Ebenfalls findet sich im Tieflohnbereich und für Ältere und Teilzeitangestellte die höchste Lohnprämie. Gehört dies in einer gewissen Weise zum «sozialen Ausgleich» des Staates, dass er diesen Randgruppen eine hohe Lohnprämie bietet? Wie lässt sich dieser Unterschied erklären?
Zunächst bestätigt die Schweiz hier die internationale Literatur: Lohnverteilungen im öffentlichen Sektor sind tendenziell stärker komprimiert als in der Privatwirtschaft. Beim Staat werden keine «Abzocker-Löhne» gezahlt und für die Reinigungskraft (falls die Leistung nicht von einem externen Unternehmen eingekauft wird) wird der Lohn nicht so stark gedrückt wie in der Privatwirtschaft.

Man darf aber einen Aspekt nicht vergessen: Bei einem Jahresgehalt im sechsstelligen Bereich gewinnt die Work-Life-Balance an Bedeutung. Dabei geht es um flexible Arbeitszeiten, weniger Stress am Arbeitsplatz oder die Möglichkeit von reduzierten Pensen. Wie hoch wäre die Verwaltungslohnprämie, würde man diese Annehmlichkeiten in Einkommen umrechnen? Es gibt keine empirische Evidenz dazu. Es ist allerdings zu vermuten, dass die Lohnprämie im Hochlohnbereich eher steigt.

Wie lange verträgt eine Gesellschaft diesen Trend? Läuft es darauf hinaus, dass «alle irgendwann beim Staat arbeiten wollen»?
Wie viele es «verträgt» ist nicht einfach zu beantworten. Letztlich ist es ein politischer Entscheid, den die Gesellschaft fällen muss. Im internationalen Vergleich hat die Schweiz einen effizienten und leistungsfähigen Staat. Nur ist erstens damit zu rechnen, dass die Leistungsfähigkeit und Effizienz in einem grossen Staatswesen fallen.

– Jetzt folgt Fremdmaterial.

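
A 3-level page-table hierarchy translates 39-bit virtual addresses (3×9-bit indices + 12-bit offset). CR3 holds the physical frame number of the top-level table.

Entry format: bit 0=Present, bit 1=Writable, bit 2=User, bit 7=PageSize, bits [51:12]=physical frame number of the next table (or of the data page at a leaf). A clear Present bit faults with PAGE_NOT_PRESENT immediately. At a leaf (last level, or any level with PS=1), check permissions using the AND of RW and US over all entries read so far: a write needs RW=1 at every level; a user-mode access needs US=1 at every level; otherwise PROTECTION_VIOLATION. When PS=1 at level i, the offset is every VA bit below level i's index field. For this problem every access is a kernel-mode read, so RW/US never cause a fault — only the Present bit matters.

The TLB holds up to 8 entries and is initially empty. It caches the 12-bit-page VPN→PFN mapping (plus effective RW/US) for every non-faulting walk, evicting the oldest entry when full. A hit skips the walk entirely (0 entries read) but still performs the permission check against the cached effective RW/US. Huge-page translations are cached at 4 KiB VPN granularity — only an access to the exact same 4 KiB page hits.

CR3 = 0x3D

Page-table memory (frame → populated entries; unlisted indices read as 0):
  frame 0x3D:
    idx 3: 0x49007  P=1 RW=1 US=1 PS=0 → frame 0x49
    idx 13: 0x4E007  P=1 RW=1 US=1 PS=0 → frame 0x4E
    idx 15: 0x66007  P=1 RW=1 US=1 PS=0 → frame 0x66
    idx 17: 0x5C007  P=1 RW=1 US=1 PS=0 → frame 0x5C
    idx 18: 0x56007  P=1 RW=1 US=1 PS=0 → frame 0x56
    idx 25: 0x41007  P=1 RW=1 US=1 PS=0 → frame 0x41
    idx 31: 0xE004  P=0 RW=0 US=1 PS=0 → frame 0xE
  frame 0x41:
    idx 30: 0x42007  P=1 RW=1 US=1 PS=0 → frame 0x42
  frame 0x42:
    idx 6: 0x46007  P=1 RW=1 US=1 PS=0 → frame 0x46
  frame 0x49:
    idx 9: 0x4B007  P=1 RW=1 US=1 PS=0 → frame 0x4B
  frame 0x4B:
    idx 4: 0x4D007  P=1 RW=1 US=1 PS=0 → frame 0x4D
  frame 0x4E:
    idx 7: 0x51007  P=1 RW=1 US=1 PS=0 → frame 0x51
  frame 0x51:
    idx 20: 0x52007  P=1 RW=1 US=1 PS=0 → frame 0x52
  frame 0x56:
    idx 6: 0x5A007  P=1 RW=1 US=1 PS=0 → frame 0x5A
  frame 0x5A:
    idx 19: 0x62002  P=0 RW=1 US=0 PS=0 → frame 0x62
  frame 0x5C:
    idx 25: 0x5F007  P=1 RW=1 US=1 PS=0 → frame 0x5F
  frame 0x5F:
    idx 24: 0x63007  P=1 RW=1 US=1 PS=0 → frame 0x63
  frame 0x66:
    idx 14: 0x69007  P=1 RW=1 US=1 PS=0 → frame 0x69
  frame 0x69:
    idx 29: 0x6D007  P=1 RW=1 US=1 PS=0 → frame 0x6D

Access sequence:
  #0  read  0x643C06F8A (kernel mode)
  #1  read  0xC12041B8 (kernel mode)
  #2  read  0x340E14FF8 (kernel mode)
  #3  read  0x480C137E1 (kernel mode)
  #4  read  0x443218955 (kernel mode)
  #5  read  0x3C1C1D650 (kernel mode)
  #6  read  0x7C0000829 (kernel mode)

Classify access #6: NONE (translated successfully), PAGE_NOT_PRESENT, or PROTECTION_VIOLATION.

Walk each access:
#0 VA=0x643C06F8A (r,kernel):
  L0: frame=0x3D idx=25 entry=0x41007 [P=1 RW=1 US=1 PS=0]
  L1: frame=0x41 idx=30 entry=0x42007 [P=1 RW=1 US=1 PS=0]
  L2: frame=0x42 idx=6 entry=0x46007 [P=1 RW=1 US=1 PS=0]
  → PA=0x46F8A  (3 entries read)
#1 VA=0xC12041B8 (r,kernel):
  L0: frame=0x3D idx=3 entry=0x49007 [P=1 RW=1 US=1 PS=0]
  L1: frame=0x49 idx=9 entry=0x4B007 [P=1 RW=1 US=1 PS=0]
  L2: frame=0x4B idx=4 entry=0x4D007 [P=1 RW=1 US=1 PS=0]
  → PA=0x4D1B8  (3 entries read)
#2 VA=0x340E14FF8 (r,kernel):
  L0: frame=0x3D idx=13 entry=0x4E007 [P=1 RW=1 US=1 PS=0]
  L1: frame=0x4E idx=7 entry=0x51007 [P=1 RW=1 US=1 PS=0]
  L2: frame=0x51 idx=20 entry=0x52007 [P=1 RW=1 US=1 PS=0]
  → PA=0x52FF8  (3 entries read)
#3 VA=0x480C137E1 (r,kernel):
  L0: frame=0x3D idx=18 entry=0x56007 [P=1 RW=1 US=1 PS=0]
  L1: frame=0x56 idx=6 entry=0x5A007 [P=1 RW=1 US=1 PS=0]
  L2: frame=0x5A idx=19 entry=0x62002 [P=0 RW=1 US=0 PS=0]
  → PAGE_NOT_PRESENT  (3 entries read)
#4 VA=0x443218955 (r,kernel):
  L0: frame=0x3D idx=17 entry=0x5C007 [P=1 RW=1 US=1 PS=0]
  L1: frame=0x5C idx=25 entry=0x5F007 [P=1 RW=1 US=1 PS=0]
  L2: frame=0x5F idx=24 entry=0x63007 [P=1 RW=1 US=1 PS=0]
  → PA=0x63955  (3 entries read)
#5 VA=0x3C1C1D650 (r,kernel):
  L0: frame=0x3D idx=15 entry=0x66007 [P=1 RW=1 US=1 PS=0]
  L1: frame=0x66 idx=14 entry=0x69007 [P=1 RW=1 US=1 PS=0]
  L2: frame=0x69 idx=29 entry=0x6D007 [P=1 RW=1 US=1 PS=0]
  → PA=0x6D650  (3 entries read)
#6 VA=0x7C0000829 (r,kernel):
  L0: frame=0x3D idx=31 entry=0xE004 [P=0 RW=0 US=1 PS=0]
  → PAGE_NOT_PRESENT  (1 entries read)

Access #6 fault: PAGE_NOT_PRESENT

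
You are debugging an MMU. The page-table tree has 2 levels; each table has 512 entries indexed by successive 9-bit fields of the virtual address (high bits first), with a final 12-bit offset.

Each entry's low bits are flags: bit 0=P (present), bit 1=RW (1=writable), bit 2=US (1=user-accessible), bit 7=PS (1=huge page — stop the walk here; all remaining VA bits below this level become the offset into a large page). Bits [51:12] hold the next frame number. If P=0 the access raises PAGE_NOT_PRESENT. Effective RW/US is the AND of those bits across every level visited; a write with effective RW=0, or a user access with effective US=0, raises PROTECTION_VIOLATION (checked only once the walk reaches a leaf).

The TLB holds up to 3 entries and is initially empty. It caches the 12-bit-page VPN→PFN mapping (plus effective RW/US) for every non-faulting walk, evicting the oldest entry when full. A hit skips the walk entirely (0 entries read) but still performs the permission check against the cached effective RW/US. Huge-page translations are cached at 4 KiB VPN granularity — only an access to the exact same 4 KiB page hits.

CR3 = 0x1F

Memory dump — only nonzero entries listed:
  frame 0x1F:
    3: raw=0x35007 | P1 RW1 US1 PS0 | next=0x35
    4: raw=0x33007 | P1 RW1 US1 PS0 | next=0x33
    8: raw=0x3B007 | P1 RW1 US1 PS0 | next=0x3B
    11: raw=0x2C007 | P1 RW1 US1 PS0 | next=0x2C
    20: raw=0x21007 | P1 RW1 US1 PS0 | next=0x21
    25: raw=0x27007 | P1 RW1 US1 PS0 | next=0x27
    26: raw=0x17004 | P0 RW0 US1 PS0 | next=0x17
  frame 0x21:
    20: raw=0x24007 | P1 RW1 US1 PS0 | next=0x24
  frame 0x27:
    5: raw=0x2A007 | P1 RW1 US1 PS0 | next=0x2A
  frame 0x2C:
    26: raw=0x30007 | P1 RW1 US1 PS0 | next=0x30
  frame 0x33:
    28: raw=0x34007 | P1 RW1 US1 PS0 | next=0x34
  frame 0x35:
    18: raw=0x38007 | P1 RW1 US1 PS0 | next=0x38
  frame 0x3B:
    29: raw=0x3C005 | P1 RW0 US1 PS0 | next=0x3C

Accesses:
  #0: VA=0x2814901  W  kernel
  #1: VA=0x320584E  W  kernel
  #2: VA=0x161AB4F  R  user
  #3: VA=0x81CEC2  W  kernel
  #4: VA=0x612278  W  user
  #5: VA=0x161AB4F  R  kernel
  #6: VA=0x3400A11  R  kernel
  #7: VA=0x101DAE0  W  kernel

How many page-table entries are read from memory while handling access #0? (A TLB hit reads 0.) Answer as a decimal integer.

Per-access translation:
#0 VA=0x2814901 (w,kernel):
  lvl0: tbl 0x1F, slot 20 ⇒ 0x21007 (P1/RW1/US1/PS0)
  lvl1: tbl 0x21, slot 20 ⇒ 0x24007 (P1/RW1/US1/PS0)
  ✓ 0x24901  — 2 lookups
#1 VA=0x320584E (w,kernel):
  lvl0: tbl 0x1F, slot 25 ⇒ 0x27007 (P1/RW1/US1/PS0)
  lvl1: tbl 0x27, slot 5 ⇒ 0x2A007 (P1/RW1/US1/PS0)
  ✓ 0x2A84E  — 2 lookups
#2 VA=0x161AB4F (r,user):
  lvl0: tbl 0x1F, slot 11 ⇒ 0x2C007 (P1/RW1/US1/PS0)
  lvl1: tbl 0x2C, slot 26 ⇒ 0x30007 (P1/RW1/US1/PS0)
  ✓ 0x30B4F  — 2 lookups
#3 VA=0x81CEC2 (w,kernel):
  lvl0: tbl 0x1F, slot 4 ⇒ 0x33007 (P1/RW1/US1/PS0)
  lvl1: tbl 0x33, slot 28 ⇒ 0x34007 (P1/RW1/US1/PS0)
  ✓ 0x34EC2  — 2 lookups
#4 VA=0x612278 (w,user):
  lvl0: tbl 0x1F, slot 3 ⇒ 0x35007 (P1/RW1/US1/PS0)
  lvl1: tbl 0x35, slot 18 ⇒ 0x38007 (P1/RW1/US1/PS0)
  ✓ 0x38278  — 2 lookups
#5 VA=0x161AB4F (r,kernel):
  TLB hit vpn=0x161A → PA=0x30B4F
#6 VA=0x3400A11 (r,kernel):
  lvl0: tbl 0x1F, slot 26 ⇒ 0x17004 (P0/RW0/US1/PS0)
  ✗ PAGE_NOT_PRESENT  [1 reads]
#7 VA=0x101DAE0 (w,kernel):
  lvl0: tbl 0x1F, slot 8 ⇒ 0x3B007 (P1/RW1/US1/PS0)
  lvl1: tbl 0x3B, slot 29 ⇒ 0x3C005 (P1/RW0/US1/PS0)
  ✗ PROTECTION_VIOLATION  [2 reads]

Entries read for #0: 2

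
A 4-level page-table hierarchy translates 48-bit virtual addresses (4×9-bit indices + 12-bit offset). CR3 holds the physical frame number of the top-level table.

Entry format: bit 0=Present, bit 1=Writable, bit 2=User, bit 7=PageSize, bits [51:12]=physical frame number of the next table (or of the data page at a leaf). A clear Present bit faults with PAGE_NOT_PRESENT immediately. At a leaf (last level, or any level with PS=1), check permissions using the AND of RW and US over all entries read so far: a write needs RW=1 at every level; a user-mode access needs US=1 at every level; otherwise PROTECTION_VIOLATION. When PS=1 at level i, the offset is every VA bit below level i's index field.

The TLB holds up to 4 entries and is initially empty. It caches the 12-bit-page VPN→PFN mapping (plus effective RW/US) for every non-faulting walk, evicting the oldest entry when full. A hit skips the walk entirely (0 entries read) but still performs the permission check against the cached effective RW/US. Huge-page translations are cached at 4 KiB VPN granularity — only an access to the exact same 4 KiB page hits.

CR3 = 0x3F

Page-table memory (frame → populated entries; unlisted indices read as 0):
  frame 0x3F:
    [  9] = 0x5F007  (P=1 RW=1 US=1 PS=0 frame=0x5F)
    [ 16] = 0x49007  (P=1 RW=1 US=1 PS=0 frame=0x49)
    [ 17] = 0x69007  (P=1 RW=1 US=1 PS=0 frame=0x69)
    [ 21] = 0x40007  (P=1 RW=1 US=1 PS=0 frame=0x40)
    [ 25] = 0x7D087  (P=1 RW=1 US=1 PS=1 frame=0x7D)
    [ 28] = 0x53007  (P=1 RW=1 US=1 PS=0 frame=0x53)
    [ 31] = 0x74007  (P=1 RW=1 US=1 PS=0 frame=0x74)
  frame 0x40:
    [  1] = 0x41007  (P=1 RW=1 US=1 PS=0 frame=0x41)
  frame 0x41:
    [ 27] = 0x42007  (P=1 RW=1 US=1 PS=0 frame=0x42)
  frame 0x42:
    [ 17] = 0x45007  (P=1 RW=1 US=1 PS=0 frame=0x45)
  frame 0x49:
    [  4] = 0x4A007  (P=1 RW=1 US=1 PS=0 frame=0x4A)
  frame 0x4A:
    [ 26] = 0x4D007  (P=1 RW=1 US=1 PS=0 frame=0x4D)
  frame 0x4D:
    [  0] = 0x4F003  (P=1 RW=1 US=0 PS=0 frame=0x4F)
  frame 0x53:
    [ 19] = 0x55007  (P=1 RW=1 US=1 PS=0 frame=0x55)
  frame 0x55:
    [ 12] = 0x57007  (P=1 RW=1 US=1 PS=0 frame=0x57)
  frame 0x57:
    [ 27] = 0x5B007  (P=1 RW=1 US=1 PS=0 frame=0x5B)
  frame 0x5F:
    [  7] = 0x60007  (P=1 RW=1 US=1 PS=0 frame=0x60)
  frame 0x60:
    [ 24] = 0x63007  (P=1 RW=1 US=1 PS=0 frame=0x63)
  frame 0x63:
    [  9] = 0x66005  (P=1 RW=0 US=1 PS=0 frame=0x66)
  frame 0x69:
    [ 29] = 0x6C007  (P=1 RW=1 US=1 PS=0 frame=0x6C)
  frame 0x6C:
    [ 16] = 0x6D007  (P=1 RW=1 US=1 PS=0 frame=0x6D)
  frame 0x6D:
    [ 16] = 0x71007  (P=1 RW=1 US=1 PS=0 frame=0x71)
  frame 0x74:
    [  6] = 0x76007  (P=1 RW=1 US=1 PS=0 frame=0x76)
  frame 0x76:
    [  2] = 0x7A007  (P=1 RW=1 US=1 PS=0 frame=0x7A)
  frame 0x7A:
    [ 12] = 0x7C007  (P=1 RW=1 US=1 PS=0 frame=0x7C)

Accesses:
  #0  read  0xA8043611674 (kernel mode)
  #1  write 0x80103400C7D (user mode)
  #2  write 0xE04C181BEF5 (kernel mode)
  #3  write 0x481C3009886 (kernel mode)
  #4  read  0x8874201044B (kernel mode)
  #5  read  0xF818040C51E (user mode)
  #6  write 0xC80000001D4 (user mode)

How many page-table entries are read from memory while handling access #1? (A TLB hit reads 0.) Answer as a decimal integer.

Walk each access:
#0 VA=0xA8043611674 (r,kernel):
  L0 @0x3F[21] → 0x40007  P=1,RW=1,US=1,PS=0
  L1 @0x40[1] → 0x41007  P=1,RW=1,US=1,PS=0
  L2 @0x41[27] → 0x42007  P=1,RW=1,US=1,PS=0
  L3 @0x42[17] → 0x45007  P=1,RW=1,US=1,PS=0
  ⇒ phys 0x45674  [4 reads]
#1 VA=0x80103400C7D (w,user):
  L0 @0x3F[16] → 0x49007  P=1,RW=1,US=1,PS=0
  L1 @0x49[4] → 0x4A007  P=1,RW=1,US=1,PS=0
  L2 @0x4A[26] → 0x4D007  P=1,RW=1,US=1,PS=0
  L3 @0x4D[0] → 0x4F003  P=1,RW=1,US=0,PS=0
  ✗ PROTECTION_VIOLATION  [4 reads]
#2 VA=0xE04C181BEF5 (w,kernel):
  L0 @0x3F[28] → 0x53007  P=1,RW=1,US=1,PS=0
  L1 @0x53[19] → 0x55007  P=1,RW=1,US=1,PS=0
  L2 @0x55[12] → 0x57007  P=1,RW=1,US=1,PS=0
  L3 @0x57[27] → 0x5B007  P=1,RW=1,US=1,PS=0
  ⇒ phys 0x5BEF5  [4 reads]
#3 VA=0x481C3009886 (w,kernel):
  L0 @0x3F[9] → 0x5F007  P=1,RW=1,US=1,PS=0
  L1 @0x5F[7] → 0x60007  P=1,RW=1,US=1,PS=0
  L2 @0x60[24] → 0x63007  P=1,RW=1,US=1,PS=0
  L3 @0x63[9] → 0x66005  P=1,RW=0,US=1,PS=0
  ✗ PROTECTION_VIOLATION  [4 reads]
#4 VA=0x8874201044B (r,kernel):
  L0 @0x3F[17] → 0x69007  P=1,RW=1,US=1,PS=0
  L1 @0x69[29] → 0x6C007  P=1,RW=1,US=1,PS=0
  L2 @0x6C[16] → 0x6D007  P=1,RW=1,US=1,PS=0
  L3 @0x6D[16] → 0x71007  P=1,RW=1,US=1,PS=0
  ⇒ phys 0x7144B  [4 reads]
#5 VA=0xF818040C51E (r,user):
  L0 @0x3F[31] → 0x74007  P=1,RW=1,US=1,PS=0
  L1 @0x74[6] → 0x76007  P=1,RW=1,US=1,PS=0
  L2 @0x76[2] → 0x7A007  P=1,RW=1,US=1,PS=0
  L3 @0x7A[12] → 0x7C007  P=1,RW=1,US=1,PS=0
  ⇒ phys 0x7C51E  [4 reads]
#6 VA=0xC80000001D4 (w,user):
  L0 @0x3F[25] → 0x7D087  P=1,RW=1,US=1,PS=1
  ⇒ phys 0x7D1D4 (huge @L0)  [1 reads]

Entries read for #1: 4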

Selbst marktwirtschaftlich orientierten Unternehmen fällt es schwer, bei wachsender Grösse nicht träge zu werden. Hinzu kommt, zweitens, dass auch die Steuerlast zur Finanzierung des Staates steigen muss, und drittens verbleiben weniger hochqualifizierte und innovative Arbeitskräfte in der Privatwirtschaft, welche die Steuerlast schultern muss.